= Thomas Maude (clergyman) =

English clergyman (1801–1865)

Thomas Maude (1801–1865) was an English clergyman, writer and poet.

==Life==
He was the son of Thomas Maude (1770–1831) of Newcastle upon Tyne, a partner in the Tyne Bank, and his wife Jane Roxby, daughter of Henry Roxby of Clapham Rise and niece of Sir James Sanderson, 1st Baronet. He was a student at University College, Oxford, matriculating in 1819 at age 17. He graduated B.A. in 1822, M.A. in 1827, and entered the Inner Temple in 1826.
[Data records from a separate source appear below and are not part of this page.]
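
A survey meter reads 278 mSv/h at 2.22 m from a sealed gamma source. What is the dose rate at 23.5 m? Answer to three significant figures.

Applying the 1/r² law, the rate at 23.5 m is
278 × (2.22/23.5)² = 278 × 0.008924 = 2.481 mSv/h.

2.48 mSv/h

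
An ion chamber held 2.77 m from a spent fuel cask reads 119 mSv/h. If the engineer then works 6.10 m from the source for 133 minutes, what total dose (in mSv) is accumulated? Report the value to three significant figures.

Applying the 1/r² law, rate at 6.10 m:
(2.77/6.10)² = 0.2062, so 119 × 0.2062 = 24.54 mSv/h.
Dose = rate × time = 24.54 mSv/h × 2.217 h = 54.41 mSv.

54.4 mSv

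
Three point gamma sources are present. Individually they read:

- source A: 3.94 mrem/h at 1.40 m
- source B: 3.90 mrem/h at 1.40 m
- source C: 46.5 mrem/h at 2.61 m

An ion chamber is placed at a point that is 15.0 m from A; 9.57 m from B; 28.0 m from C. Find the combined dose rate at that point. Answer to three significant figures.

0.522 mrem/h

Each source contributes Iᵢ·(dᵢ/rᵢ)²; contributions add.
A: 3.94 × (1.40/15.0)² = 0.03432 mrem/h
B: 3.90 × (1.40/9.57)² = 0.08346 mrem/h
C: 46.5 × (2.61/28.0)² = 0.4040 mrem/h
Total = 0.03432 + 0.08346 + 0.4040 = 0.5218 mrem/h.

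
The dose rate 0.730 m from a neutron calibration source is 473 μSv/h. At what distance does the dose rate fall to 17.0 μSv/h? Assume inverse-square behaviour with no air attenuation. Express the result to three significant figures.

Intensity scales as (d₁/d₂)², so d₂ = d₁·√(I₁/I₂).
I₁/I₂ = 473/17.0 = 27.82, so d₂ = 0.730 × √27.82 = 3.850 m.

3.85 m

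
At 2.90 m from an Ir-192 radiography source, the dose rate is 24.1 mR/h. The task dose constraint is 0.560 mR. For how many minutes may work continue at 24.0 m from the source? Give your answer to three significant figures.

95.5 min

By the inverse-square law, rate at 24.0 m:
(2.90/24.0)² = 0.01460, so 24.1 × 0.01460 = 0.3519 mR/h.
Stay time = 0.560 mR ÷ 0.3519 mR/h = 1.591 h = 95.46 min.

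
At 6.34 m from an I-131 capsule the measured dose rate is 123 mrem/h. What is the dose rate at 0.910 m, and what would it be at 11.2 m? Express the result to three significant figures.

Using I₁d₁² = I₂d₂²,
At 0.910 m: (6.34/0.910)² = 48.54, so 123 × 48.54 = 5970 mrem/h
At 11.2 m: (0.910/11.2)² = 0.006602, so 5970 × 0.006602 = 39.41 mrem/h.

5970 mrem/h; 39.4 mrem/h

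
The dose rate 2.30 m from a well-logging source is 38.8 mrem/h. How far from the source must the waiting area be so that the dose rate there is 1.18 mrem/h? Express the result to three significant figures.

13.2 m

By the inverse-square law, d₂ = d₁·√(I₁/I₂).
I₁/I₂ = 38.8/1.18 = 32.88, so d₂ = 2.30 × √32.88 = 13.19 m.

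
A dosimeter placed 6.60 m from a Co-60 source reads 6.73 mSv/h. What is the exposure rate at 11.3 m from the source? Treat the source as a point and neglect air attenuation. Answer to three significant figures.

2.30 mSv/h

By the inverse-square law, scaling from 6.60 m to 11.3 m:
6.73 × (6.60/11.3)² = 6.73 × 0.3411 = 2.296 mSv/h.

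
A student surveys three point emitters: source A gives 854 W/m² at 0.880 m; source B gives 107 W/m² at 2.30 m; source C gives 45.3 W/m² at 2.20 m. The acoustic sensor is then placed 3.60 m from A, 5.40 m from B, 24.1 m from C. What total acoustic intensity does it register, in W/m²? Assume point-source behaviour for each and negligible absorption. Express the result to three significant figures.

Each source contributes Iᵢ·(dᵢ/rᵢ)²; contributions add.
A: 854 × (0.880/3.60)² = 51.03 W/m²
B: 107 × (2.30/5.40)² = 19.41 W/m²
C: 45.3 × (2.20/24.1)² = 0.3775 W/m²
Total = 51.03 + 19.41 + 0.3775 = 70.82 W/m².

70.8 W/m²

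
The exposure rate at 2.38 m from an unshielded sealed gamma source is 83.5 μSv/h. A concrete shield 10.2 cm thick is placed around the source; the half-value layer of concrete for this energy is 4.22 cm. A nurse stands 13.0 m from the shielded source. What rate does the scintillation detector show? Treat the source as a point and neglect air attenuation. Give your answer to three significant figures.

0.524 μSv/h

Distance alone: 83.5 × (2.38/13.0)² = 83.5 × 0.03352 = 2.799 μSv/h.
Shield: 10.2/4.22 = 2.417 half-value layers → attenuation 2^(−2.417) = 0.1872.
Combined: 2.799 × 0.1872 = 0.5240 μSv/h.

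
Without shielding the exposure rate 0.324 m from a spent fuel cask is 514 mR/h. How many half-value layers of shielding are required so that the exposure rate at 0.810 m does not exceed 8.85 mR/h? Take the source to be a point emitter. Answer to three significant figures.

3.22 half-value layers

At 0.810 m, distance alone gives 514 × (0.324/0.810)² = 514 × 0.1600 = 82.24 mR/h.
Further attenuation needed: 82.24/8.85 = 9.293.
n = log₂(9.293) = 3.216 half-value layers.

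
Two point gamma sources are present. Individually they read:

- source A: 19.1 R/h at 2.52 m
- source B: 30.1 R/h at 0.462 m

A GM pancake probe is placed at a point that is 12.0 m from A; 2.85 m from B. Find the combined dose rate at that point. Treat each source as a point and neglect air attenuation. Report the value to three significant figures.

1.63 R/h

By superposition, sum each source's inverse-square contribution:
A: 19.1 × (2.52/12.0)² = 0.8423 R/h
B: 30.1 × (0.462/2.85)² = 0.7910 R/h
Total = 0.8423 + 0.7910 = 1.633 R/h.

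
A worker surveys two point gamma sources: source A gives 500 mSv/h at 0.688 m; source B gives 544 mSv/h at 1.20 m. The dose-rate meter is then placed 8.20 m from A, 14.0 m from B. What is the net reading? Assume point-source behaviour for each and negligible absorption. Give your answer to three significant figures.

By superposition, sum each source's inverse-square contribution:
A: 500 × (0.688/8.20)² = 3.520 mSv/h
B: 544 × (1.20/14.0)² = 3.997 mSv/h
Total = 3.520 + 3.997 = 7.517 mSv/h.

7.52 mSv/h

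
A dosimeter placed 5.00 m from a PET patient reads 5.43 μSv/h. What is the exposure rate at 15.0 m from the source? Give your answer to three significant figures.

0.603 μSv/h

Intensity scales as (d₁/d₂)², so scaling from 5.00 m to 15.0 m:
(5.00/15.0)² = 0.1111, so 5.43 × 0.1111 = 0.6033 μSv/h.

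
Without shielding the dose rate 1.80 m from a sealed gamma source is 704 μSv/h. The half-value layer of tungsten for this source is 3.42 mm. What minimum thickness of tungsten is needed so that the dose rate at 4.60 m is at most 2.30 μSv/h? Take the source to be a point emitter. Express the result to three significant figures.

At 4.60 m, distance alone gives 704 × (1.80/4.60)² = 704 × 0.1531 = 107.8 μSv/h.
Further attenuation needed: 107.8/2.30 = 46.87.
n = log₂(46.87) = 5.551 half-value layers.
Thickness = 5.551 × 3.42 mm = 18.98 mm.

19.0 mm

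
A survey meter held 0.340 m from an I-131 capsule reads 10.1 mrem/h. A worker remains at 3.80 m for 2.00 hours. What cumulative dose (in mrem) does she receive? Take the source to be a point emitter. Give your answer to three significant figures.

0.162 mrem

Intensity scales as (d₁/d₂)², so rate at 3.80 m:
10.1 × (0.340/3.80)² = 10.1 × 0.008006 = 0.08086 mrem/h.
Dose = rate × time = 0.08086 mrem/h × 2.000 h = 0.1617 mrem.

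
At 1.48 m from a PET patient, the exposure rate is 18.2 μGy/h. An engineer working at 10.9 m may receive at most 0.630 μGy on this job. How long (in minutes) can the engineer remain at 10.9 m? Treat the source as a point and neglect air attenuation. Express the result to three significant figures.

113 min

Applying the 1/r² law, rate at 10.9 m:
(1.48/10.9)² = 0.01844, so 18.2 × 0.01844 = 0.3356 μGy/h.
Stay time = 0.630 μGy ÷ 0.3356 μGy/h = 1.877 h = 112.6 min.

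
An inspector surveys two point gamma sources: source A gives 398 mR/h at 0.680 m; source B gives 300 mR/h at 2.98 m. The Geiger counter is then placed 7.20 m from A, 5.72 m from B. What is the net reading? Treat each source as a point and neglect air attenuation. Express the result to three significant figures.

85.0 mR/h

Each source contributes Iᵢ·(dᵢ/rᵢ)²; contributions add.
A: 398 × (0.680/7.20)² = 3.550 mR/h
B: 300 × (2.98/5.72)² = 81.43 mR/h
Total = 3.550 + 81.43 = 84.98 mR/h.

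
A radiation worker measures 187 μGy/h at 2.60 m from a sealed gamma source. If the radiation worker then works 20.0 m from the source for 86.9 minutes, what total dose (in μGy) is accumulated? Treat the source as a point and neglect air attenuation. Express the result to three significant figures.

4.58 μGy

Intensity scales as (d₁/d₂)², so rate at 20.0 m:
187 × (2.60/20.0)² = 187 × 0.01690 = 3.160 μGy/h.
Dose = rate × time = 3.160 μGy/h × 1.448 h = 4.576 μGy.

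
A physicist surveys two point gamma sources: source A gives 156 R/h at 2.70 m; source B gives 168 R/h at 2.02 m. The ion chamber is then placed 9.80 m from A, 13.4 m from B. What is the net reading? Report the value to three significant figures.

15.7 R/h

By superposition, sum each source's inverse-square contribution:
A: 156 × (2.70/9.80)² = 11.84 R/h
B: 168 × (2.02/13.4)² = 3.818 R/h
Total = 11.84 + 3.818 = 15.66 R/h.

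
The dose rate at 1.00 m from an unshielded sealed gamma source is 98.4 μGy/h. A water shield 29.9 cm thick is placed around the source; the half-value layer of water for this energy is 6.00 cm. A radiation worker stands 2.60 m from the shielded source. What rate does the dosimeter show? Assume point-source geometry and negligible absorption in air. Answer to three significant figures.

0.460 μGy/h

Distance alone: 98.4 × (1.00/2.60)² = 98.4 × 0.1479 = 14.55 μGy/h.
Shield: 29.9/6.00 = 4.983 half-value layers → attenuation 2^(−4.983) = 0.03162.
Combined: 14.55 × 0.03162 = 0.4601 μGy/h.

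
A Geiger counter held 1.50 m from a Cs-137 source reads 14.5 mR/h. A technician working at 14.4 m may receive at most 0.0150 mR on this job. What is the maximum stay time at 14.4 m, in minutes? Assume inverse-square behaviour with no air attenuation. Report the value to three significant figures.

5.72 min

Intensity scales as (d₁/d₂)², so rate at 14.4 m:
14.5 × (1.50/14.4)² = 14.5 × 0.01085 = 0.1573 mR/h.
Stay time = 0.0150 mR ÷ 0.1573 mR/h = 0.09536 h = 5.722 min.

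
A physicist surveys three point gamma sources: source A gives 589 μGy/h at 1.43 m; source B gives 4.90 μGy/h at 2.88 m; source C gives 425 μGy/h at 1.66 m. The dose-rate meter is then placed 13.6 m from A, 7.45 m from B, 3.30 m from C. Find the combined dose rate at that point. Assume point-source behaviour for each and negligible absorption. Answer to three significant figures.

115 μGy/h

By superposition, sum each source's inverse-square contribution:
A: 589 × (1.43/13.6)² = 6.512 μGy/h
B: 4.90 × (2.88/7.45)² = 0.7323 μGy/h
C: 425 × (1.66/3.30)² = 107.5 μGy/h
Total = 6.512 + 0.7323 + 107.5 = 114.7 μGy/h.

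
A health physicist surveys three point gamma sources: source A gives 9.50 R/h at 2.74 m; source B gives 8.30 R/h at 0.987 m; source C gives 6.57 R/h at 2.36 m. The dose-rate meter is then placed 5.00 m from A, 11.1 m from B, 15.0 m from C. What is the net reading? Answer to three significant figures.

3.08 R/h

Each source contributes Iᵢ·(dᵢ/rᵢ)²; contributions add.
A: 9.50 × (2.74/5.00)² = 2.853 R/h
B: 8.30 × (0.987/11.1)² = 0.06562 R/h
C: 6.57 × (2.36/15.0)² = 0.1626 R/h
Total = 2.853 + 0.06562 + 0.1626 = 3.081 R/h.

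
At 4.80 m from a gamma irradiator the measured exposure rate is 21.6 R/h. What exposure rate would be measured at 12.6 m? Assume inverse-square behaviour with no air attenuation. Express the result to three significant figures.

3.13 R/h

Intensity scales as (d₁/d₂)², so scaling from 4.80 m to 12.6 m:
21.6 × (4.80/12.6)² = 21.6 × 0.1451 = 3.134 R/h.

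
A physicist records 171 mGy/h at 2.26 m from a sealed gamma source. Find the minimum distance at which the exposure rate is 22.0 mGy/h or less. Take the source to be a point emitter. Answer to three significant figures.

Intensity scales as (d₁/d₂)², so d₂ = d₁·√(I₁/I₂).
I₁/I₂ = 171/22.0 = 7.773, so d₂ = 2.26 × √7.773 = 6.301 m.

6.30 m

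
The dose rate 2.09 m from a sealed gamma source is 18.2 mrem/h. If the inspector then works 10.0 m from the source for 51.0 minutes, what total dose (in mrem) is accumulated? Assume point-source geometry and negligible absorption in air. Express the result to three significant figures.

0.676 mrem

Applying the 1/r² law, rate at 10.0 m:
18.2 × (2.09/10.0)² = 18.2 × 0.04368 = 0.7950 mrem/h.
Dose = rate × time = 0.7950 mrem/h × 0.8500 h = 0.6757 mrem.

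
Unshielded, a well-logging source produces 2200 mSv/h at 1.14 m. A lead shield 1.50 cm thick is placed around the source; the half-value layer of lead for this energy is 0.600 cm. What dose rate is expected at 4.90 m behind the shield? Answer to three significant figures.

21.1 mSv/h

Distance alone: (1.14/4.90)² = 0.05413, so 2200 × 0.05413 = 119.1 mSv/h.
Shield: 1.50/0.600 = 2.500 half-value layers → attenuation 2^(−2.500) = 0.1768.
Combined: 119.1 × 0.1768 = 21.06 mSv/h.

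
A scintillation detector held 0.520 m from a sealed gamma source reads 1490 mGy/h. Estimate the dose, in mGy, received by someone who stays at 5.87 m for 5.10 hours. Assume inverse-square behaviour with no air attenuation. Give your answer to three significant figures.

59.6 mGy

Since intensity falls as 1/r², rate at 5.87 m:
(0.520/5.87)² = 0.007847, so 1490 × 0.007847 = 11.69 mGy/h.
Dose = rate × time = 11.69 mGy/h × 5.100 h = 59.62 mGy.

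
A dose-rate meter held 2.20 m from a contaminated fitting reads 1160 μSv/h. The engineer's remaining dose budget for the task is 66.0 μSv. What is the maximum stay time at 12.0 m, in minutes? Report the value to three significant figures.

Applying the 1/r² law, rate at 12.0 m:
1160 × (2.20/12.0)² = 1160 × 0.03361 = 38.99 μSv/h.
Stay time = 66.0 μSv ÷ 38.99 μSv/h = 1.693 h = 101.6 min.

102 min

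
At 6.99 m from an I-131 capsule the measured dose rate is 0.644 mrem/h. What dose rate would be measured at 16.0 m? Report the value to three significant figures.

Since intensity falls as 1/r², scaling from 6.99 m to 16.0 m:
0.644 × (6.99/16.0)² = 0.644 × 0.1909 = 0.1229 mrem/h.

0.123 mrem/h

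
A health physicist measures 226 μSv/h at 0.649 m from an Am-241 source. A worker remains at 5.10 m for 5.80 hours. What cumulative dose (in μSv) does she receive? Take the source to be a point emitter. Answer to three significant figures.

21.2 μSv

Intensity scales as (d₁/d₂)², so rate at 5.10 m:
(0.649/5.10)² = 0.01619, so 226 × 0.01619 = 3.659 μSv/h.
Dose = rate × time = 3.659 μSv/h × 5.800 h = 21.22 μSv.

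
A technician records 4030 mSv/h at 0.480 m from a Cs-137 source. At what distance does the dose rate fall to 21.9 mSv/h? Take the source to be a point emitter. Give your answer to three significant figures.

6.51 m

Applying the 1/r² law, d₂ = d₁·√(I₁/I₂).
I₁/I₂ = 4030/21.9 = 184.0, so d₂ = 0.480 × √184.0 = 6.511 m.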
Maude was ordained deacon in 1834, and priest in 1835. He was assistant curate at Birmingham St Thomas in 1834, and curate at St Paul Covent Garden in 1835. He was presented to the rectory of Elvington, City of York in 1841.

==Works==
Maude published:

- A Legend of Ravenswood and other Poems, 1823;
- Monody on the Death of Lord Byron, 1824;
- The Memorial and other Poems, 1824;
- Letter to a Member of the New Opposition, 1827;
- An Apology for the System of Public and Classical Education, 1828: "away then with the drivelling cant and trash talked against our ancient classical institutions".
- The Traveller's Lay, 1830, poem;
- The Schoolboy, 1836, poem; and
- Five Sermons, 1839–1847.
- Speculum: a Byronic satire on some residents of the city of Durham, published 1969

As a poet, his name was coupled in the Fraserian Papers with those of Edwin Atherstone, Edward Ball and Robert Montgomery.

Internet Archive has a copy of The village grammar-school; and other poems, published in 1824, albeit incorrectly associated with Thomas Maude (1718–1798).

==Family==
Maude married Elizabeth Stewart Hay, in 1835. The daughter of David Stewart Hay of Perth, Scotland, she was the niece of James Laing of Dominica, and counter-claimant under his will.